O evento marcou o início de mais uma safra e reforçou o protagonismo de Rondônia no cenário nacional da produção cafeeira. Durante a programação, o gerente estadual de defesa vegetal da Idaron, Jessé de Oliveira, apresentou resultados considerados estratégicos para a segurança sanitária e o crescimento sustentável da cadeia produtiva do café no estado.
Entre os principais avanços apresentados está o controle dos nematoides das galhas, principal praga que compromete a qualidade das mudas de café. Desde 2016 foram produzidas e certificadas cerca de 133 milhões de mudas no estado. Desse total, apenas 3,97 milhões apresentaram contaminação e foram destruídas, índice equivalente a aproximadamente 3% da produção.
A atuação preventiva e o sistema de certificação sanitária garantiram segurança ao investimento estimado em R$ 2,58 bilhões na cadeia produtiva, além de evitar prejuízos diretos de aproximadamente R$ 84 milhões aos produtores rurais.

Outro destaque foi o combate às fraudes em sementes forrageiras. Conforme os dados apresentados, em 2021 Rondônia registrava índices de fraude superiores a 80%, com presença de sementes de ervas daninhas e de outras espécies muito acima dos limites permitidos, gerando prejuízo à pecuária. Em 2025, após ações integradas da Idaron com agências de defesa agropecuária de outros estados, o índice caiu para cerca de 5%.

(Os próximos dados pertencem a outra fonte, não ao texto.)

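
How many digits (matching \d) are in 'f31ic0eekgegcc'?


\d matches any digit 0-9.
Scanning 'f31ic0eekgegcc':
  pos 1: '3' -> DIGIT
  pos 2: '1' -> DIGIT
  pos 5: '0' -> DIGIT
Digits found: ['3', '1', '0']
Total: 3

3


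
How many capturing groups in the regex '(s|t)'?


To count capturing groups, count each '(' that starts a group.
Pattern: '(s|t)'
Walking through the pattern:
  Position 0: '(' -> group #1
Total capturing groups: 1

1


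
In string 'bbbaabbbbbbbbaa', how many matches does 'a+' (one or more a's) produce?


Pattern 'a+' matches one or more consecutive a's.
String: 'bbbaabbbbbbbbaa'
Scanning for runs of a:
  Match 1: 'aa' (length 2)
  Match 2: 'aa' (length 2)
Total matches: 2

2


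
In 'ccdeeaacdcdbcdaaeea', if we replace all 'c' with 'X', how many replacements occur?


re.sub('c', 'X', text) replaces every occurrence of 'c' with 'X'.
Text: 'ccdeeaacdcdbcdaaeea'
Scanning for 'c':
  pos 0: 'c' -> replacement #1
  pos 1: 'c' -> replacement #2
  pos 7: 'c' -> replacement #3
  pos 9: 'c' -> replacement #4
  pos 12: 'c' -> replacement #5
Total replacements: 5

5


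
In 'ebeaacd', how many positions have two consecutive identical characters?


Looking for consecutive identical characters in 'ebeaacd':
  pos 0-1: 'e' vs 'b' -> different
  pos 1-2: 'b' vs 'e' -> different
  pos 2-3: 'e' vs 'a' -> different
  pos 3-4: 'a' vs 'a' -> MATCH ('aa')
  pos 4-5: 'a' vs 'c' -> different
  pos 5-6: 'c' vs 'd' -> different
Consecutive identical pairs: ['aa']
Count: 1

1


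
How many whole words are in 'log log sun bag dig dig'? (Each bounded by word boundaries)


Word boundaries (\b) mark the start/end of each word.
Text: 'log log sun bag dig dig'
Splitting by whitespace:
  Word 1: 'log'
  Word 2: 'log'
  Word 3: 'sun'
  Word 4: 'bag'
  Word 5: 'dig'
  Word 6: 'dig'
Total whole words: 6

6


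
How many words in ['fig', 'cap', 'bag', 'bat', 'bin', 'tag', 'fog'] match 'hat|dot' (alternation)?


Alternation 'hat|dot' matches either 'hat' or 'dot'.
Checking each word:
  'fig' -> no
  'cap' -> no
  'bag' -> no
  'bat' -> no
  'bin' -> no
  'tag' -> no
  'fog' -> no
Matches: []
Count: 0

0


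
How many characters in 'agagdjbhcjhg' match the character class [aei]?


Character class [aei] matches any of: {a, e, i}
Scanning string 'agagdjbhcjhg' character by character:
  pos 0: 'a' -> MATCH
  pos 1: 'g' -> no
  pos 2: 'a' -> MATCH
  pos 3: 'g' -> no
  pos 4: 'd' -> no
  pos 5: 'j' -> no
  pos 6: 'b' -> no
  pos 7: 'h' -> no
  pos 8: 'c' -> no
  pos 9: 'j' -> no
  pos 10: 'h' -> no
  pos 11: 'g' -> no
Total matches: 2

2


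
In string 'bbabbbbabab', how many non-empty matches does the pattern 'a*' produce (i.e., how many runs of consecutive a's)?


Pattern 'a*' matches zero or more a's. We want non-empty runs of consecutive a's.
String: 'bbabbbbabab'
Walking through the string to find runs of a's:
  Run 1: positions 2-2 -> 'a'
  Run 2: positions 7-7 -> 'a'
  Run 3: positions 9-9 -> 'a'
Non-empty runs found: ['a', 'a', 'a']
Count: 3

3


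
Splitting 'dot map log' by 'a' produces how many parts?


Splitting by 'a' breaks the string at each occurrence of the separator.
Text: 'dot map log'
Parts after split:
  Part 1: 'dot m'
  Part 2: 'p log'
Total parts: 2

2


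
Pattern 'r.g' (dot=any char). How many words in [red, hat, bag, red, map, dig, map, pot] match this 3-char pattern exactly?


Pattern 'r.g' means: starts with 'r', any single char, ends with 'g'.
Checking each word (must be exactly 3 chars):
  'red' (len=3): no
  'hat' (len=3): no
  'bag' (len=3): no
  'red' (len=3): no
  'map' (len=3): no
  'dig' (len=3): no
  'map' (len=3): no
  'pot' (len=3): no
Matching words: []
Total: 0

0


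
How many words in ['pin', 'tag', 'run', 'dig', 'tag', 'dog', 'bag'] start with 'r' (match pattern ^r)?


Pattern ^r anchors to start of word. Check which words begin with 'r':
  'pin' -> no
  'tag' -> no
  'run' -> MATCH (starts with 'r')
  'dig' -> no
  'tag' -> no
  'dog' -> no
  'bag' -> no
Matching words: ['run']
Count: 1

1


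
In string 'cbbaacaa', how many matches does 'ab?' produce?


Pattern 'ab?' matches 'a' optionally followed by 'b'.
String: 'cbbaacaa'
Scanning left to right for 'a' then checking next char:
  Match 1: 'a' (a not followed by b)
  Match 2: 'a' (a not followed by b)
  Match 3: 'a' (a not followed by b)
  Match 4: 'a' (a not followed by b)
Total matches: 4

4


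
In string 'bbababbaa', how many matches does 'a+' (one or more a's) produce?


Pattern 'a+' matches one or more consecutive a's.
String: 'bbababbaa'
Scanning for runs of a:
  Match 1: 'a' (length 1)
  Match 2: 'a' (length 1)
  Match 3: 'aa' (length 2)
Total matches: 3

3


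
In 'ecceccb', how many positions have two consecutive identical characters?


Looking for consecutive identical characters in 'ecceccb':
  pos 0-1: 'e' vs 'c' -> different
  pos 1-2: 'c' vs 'c' -> MATCH ('cc')
  pos 2-3: 'c' vs 'e' -> different
  pos 3-4: 'e' vs 'c' -> different
  pos 4-5: 'c' vs 'c' -> MATCH ('cc')
  pos 5-6: 'c' vs 'b' -> different
Consecutive identical pairs: ['cc', 'cc']
Count: 2

2


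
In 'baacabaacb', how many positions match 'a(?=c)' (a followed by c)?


Lookahead 'a(?=c)' matches 'a' only when followed by 'c'.
String: 'baacabaacb'
Checking each position where char is 'a':
  pos 1: 'a' -> no (next='a')
  pos 2: 'a' -> MATCH (next='c')
  pos 4: 'a' -> no (next='b')
  pos 6: 'a' -> no (next='a')
  pos 7: 'a' -> MATCH (next='c')
Matching positions: [2, 7]
Count: 2

2


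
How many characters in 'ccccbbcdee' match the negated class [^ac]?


Negated class [^ac] matches any char NOT in {a, c}
Scanning 'ccccbbcdee':
  pos 0: 'c' -> no (excluded)
  pos 1: 'c' -> no (excluded)
  pos 2: 'c' -> no (excluded)
  pos 3: 'c' -> no (excluded)
  pos 4: 'b' -> MATCH
  pos 5: 'b' -> MATCH
  pos 6: 'c' -> no (excluded)
  pos 7: 'd' -> MATCH
  pos 8: 'e' -> MATCH
  pos 9: 'e' -> MATCH
Total matches: 5

5


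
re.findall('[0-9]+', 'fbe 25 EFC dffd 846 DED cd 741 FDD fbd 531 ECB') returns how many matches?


Pattern '[0-9]+' finds one or more digits.
Text: 'fbe 25 EFC dffd 846 DED cd 741 FDD fbd 531 ECB'
Scanning for matches:
  Match 1: '25'
  Match 2: '846'
  Match 3: '741'
  Match 4: '531'
Total matches: 4

4


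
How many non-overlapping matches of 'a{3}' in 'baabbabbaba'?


Pattern 'a{3}' matches exactly 3 consecutive a's (greedy, non-overlapping).
String: 'baabbabbaba'
Scanning for runs of a's:
  Run at pos 1: 'aa' (length 2) -> 0 match(es)
  Run at pos 5: 'a' (length 1) -> 0 match(es)
  Run at pos 8: 'a' (length 1) -> 0 match(es)
  Run at pos 10: 'a' (length 1) -> 0 match(es)
Matches found: []
Total: 0

0


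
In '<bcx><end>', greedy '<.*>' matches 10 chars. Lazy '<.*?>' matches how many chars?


Greedy '<.*>' tries to match as MUCH as possible.
Lazy '<.*?>' tries to match as LITTLE as possible.

String: '<bcx><end>'
Greedy '<.*>' starts at first '<' and extends to the LAST '>': '<bcx><end>' (10 chars)
Lazy '<.*?>' starts at first '<' and stops at the FIRST '>': '<bcx>' (5 chars)

5


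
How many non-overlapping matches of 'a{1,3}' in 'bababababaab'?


Pattern 'a{1,3}' matches between 1 and 3 consecutive a's (greedy).
String: 'bababababaab'
Finding runs of a's and applying greedy matching:
  Run at pos 1: 'a' (length 1)
  Run at pos 3: 'a' (length 1)
  Run at pos 5: 'a' (length 1)
  Run at pos 7: 'a' (length 1)
  Run at pos 9: 'aa' (length 2)
Matches: ['a', 'a', 'a', 'a', 'aa']
Count: 5

5


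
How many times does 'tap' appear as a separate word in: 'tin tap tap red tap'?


Scanning each word for exact match 'tap':
  Word 1: 'tin' -> no
  Word 2: 'tap' -> MATCH
  Word 3: 'tap' -> MATCH
  Word 4: 'red' -> no
  Word 5: 'tap' -> MATCH
Total matches: 3

3


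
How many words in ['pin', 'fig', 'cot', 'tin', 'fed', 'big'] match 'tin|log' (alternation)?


Alternation 'tin|log' matches either 'tin' or 'log'.
Checking each word:
  'pin' -> no
  'fig' -> no
  'cot' -> no
  'tin' -> MATCH
  'fed' -> no
  'big' -> no
Matches: ['tin']
Count: 1

1


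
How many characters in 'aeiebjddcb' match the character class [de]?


Character class [de] matches any of: {d, e}
Scanning string 'aeiebjddcb' character by character:
  pos 0: 'a' -> no
  pos 1: 'e' -> MATCH
  pos 2: 'i' -> no
  pos 3: 'e' -> MATCH
  pos 4: 'b' -> no
  pos 5: 'j' -> no
  pos 6: 'd' -> MATCH
  pos 7: 'd' -> MATCH
  pos 8: 'c' -> no
  pos 9: 'b' -> no
Total matches: 4

4


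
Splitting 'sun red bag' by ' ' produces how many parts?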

Na área fitossanitária, a Agência também ressaltou o trabalho contínuo de monitoramento e controle de pragas de importância econômica. “Rondônia permanece livre da monilíase do cacaueiro, do HLB e do ácaro hindu dos citros, além de manter o controle da ferrugem asiática”, destacou Jessé de Oliveira.

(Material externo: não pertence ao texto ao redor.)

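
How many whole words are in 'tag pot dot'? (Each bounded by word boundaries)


Word boundaries (\b) mark the start/end of each word.
Text: 'tag pot dot'
Splitting by whitespace:
  Word 1: 'tag'
  Word 2: 'pot'
  Word 3: 'dot'
Total whole words: 3

3


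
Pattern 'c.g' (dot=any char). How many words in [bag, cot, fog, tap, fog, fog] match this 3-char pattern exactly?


Pattern 'c.g' means: starts with 'c', any single char, ends with 'g'.
Checking each word (must be exactly 3 chars):
  'bag' (len=3): no
  'cot' (len=3): no
  'fog' (len=3): no
  'tap' (len=3): no
  'fog' (len=3): no
  'fog' (len=3): no
Matching words: []
Total: 0

0


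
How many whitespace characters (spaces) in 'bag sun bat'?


\s matches whitespace characters (spaces, tabs, etc.).
Text: 'bag sun bat'
This text has 3 words separated by spaces.
Number of spaces = number of words - 1 = 3 - 1 = 2

2


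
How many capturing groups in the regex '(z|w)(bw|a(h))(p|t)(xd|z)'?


To count capturing groups, count each '(' that starts a group.
Pattern: '(z|w)(bw|a(h))(p|t)(xd|z)'
Walking through the pattern:
  Position 0: '(' -> group #1
  Position 5: '(' -> group #2
  Position 10: '(' -> group #3
  Position 14: '(' -> group #4
  Position 19: '(' -> group #5
Total capturing groups: 5

5


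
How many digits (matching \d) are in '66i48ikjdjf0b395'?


\d matches any digit 0-9.
Scanning '66i48ikjdjf0b395':
  pos 0: '6' -> DIGIT
  pos 1: '6' -> DIGIT
  pos 3: '4' -> DIGIT
  pos 4: '8' -> DIGIT
  pos 11: '0' -> DIGIT
  pos 13: '3' -> DIGIT
  pos 14: '9' -> DIGIT
  pos 15: '5' -> DIGIT
Digits found: ['6', '6', '4', '8', '0', '3', '9', '5']
Total: 8

8


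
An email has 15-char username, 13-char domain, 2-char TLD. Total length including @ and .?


An email address has format: username@domain.tld
Username length: 15
'@' character: 1
Domain length: 13
'.' character: 1
TLD length: 2
Total = 15 + 1 + 13 + 1 + 2 = 32

32


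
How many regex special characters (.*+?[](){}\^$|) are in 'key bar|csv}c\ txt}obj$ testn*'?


Regex special characters are: . * + ? [ ] ( ) { } \ ^ $ |
Scanning 'key bar|csv}c\ txt}obj$ testn*':
  pos 7: '|' -> SPECIAL
  pos 11: '}' -> SPECIAL
  pos 13: '\' -> SPECIAL
  pos 18: '}' -> SPECIAL
  pos 22: '$' -> SPECIAL
  pos 29: '*' -> SPECIAL
Special chars found: ['|', '}', '\\', '}', '$', '*']
Total: 6

6


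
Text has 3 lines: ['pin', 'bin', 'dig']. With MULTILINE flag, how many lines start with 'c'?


With MULTILINE flag, ^ matches the start of each line.
Lines: ['pin', 'bin', 'dig']
Checking which lines start with 'c':
  Line 1: 'pin' -> no
  Line 2: 'bin' -> no
  Line 3: 'dig' -> no
Matching lines: []
Count: 0

0


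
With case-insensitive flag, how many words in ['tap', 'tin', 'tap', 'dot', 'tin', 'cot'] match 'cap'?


Case-insensitive matching: compare each word's lowercase form to 'cap'.
  'tap' -> lower='tap' -> no
  'tin' -> lower='tin' -> no
  'tap' -> lower='tap' -> no
  'dot' -> lower='dot' -> no
  'tin' -> lower='tin' -> no
  'cot' -> lower='cot' -> no
Matches: []
Count: 0

0


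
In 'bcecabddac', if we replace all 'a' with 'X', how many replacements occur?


re.sub('a', 'X', text) replaces every occurrence of 'a' with 'X'.
Text: 'bcecabddac'
Scanning for 'a':
  pos 4: 'a' -> replacement #1
  pos 8: 'a' -> replacement #2
Total replacements: 2

2


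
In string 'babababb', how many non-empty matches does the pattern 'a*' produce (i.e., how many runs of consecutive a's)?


Pattern 'a*' matches zero or more a's. We want non-empty runs of consecutive a's.
String: 'babababb'
Walking through the string to find runs of a's:
  Run 1: positions 1-1 -> 'a'
  Run 2: positions 3-3 -> 'a'
  Run 3: positions 5-5 -> 'a'
Non-empty runs found: ['a', 'a', 'a']
Count: 3

3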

Em relação ao uso de agrotóxicos, a Idaron informou ter implantado um sistema inédito de fiscalização e controle da comercialização desses produtos. Atualmente, Rondônia possui o único sistema do país capaz de monitorar diretamente os estoques de agrotóxicos nas revendas por meio da plataforma oficial do órgão.
Durante a apresentação, também foram apontados desafios para os próximos anos, entre eles a ampliação das ações preventivas contra a monilíase do cacaueiro, o fortalecimento da rastreabilidade da produção, a certificação sanitária e o cadastramento de produtores rurais.
A agência pretende ainda ampliar o controle sobre fraudes em sementes, expandir o programa para outras culturas, iniciar ações mais intensivas de fiscalização de fertilizantes e aumentar a segurança no uso de drones para aplicação de agrotóxicos.
Para alcançar essas metas, a Idaron defende investimentos em modernização tecnológica da defesa vegetal, com implantação de sistemas informatizados mais avançados, além da realização de concurso público para reforçar o quadro técnico da instituição.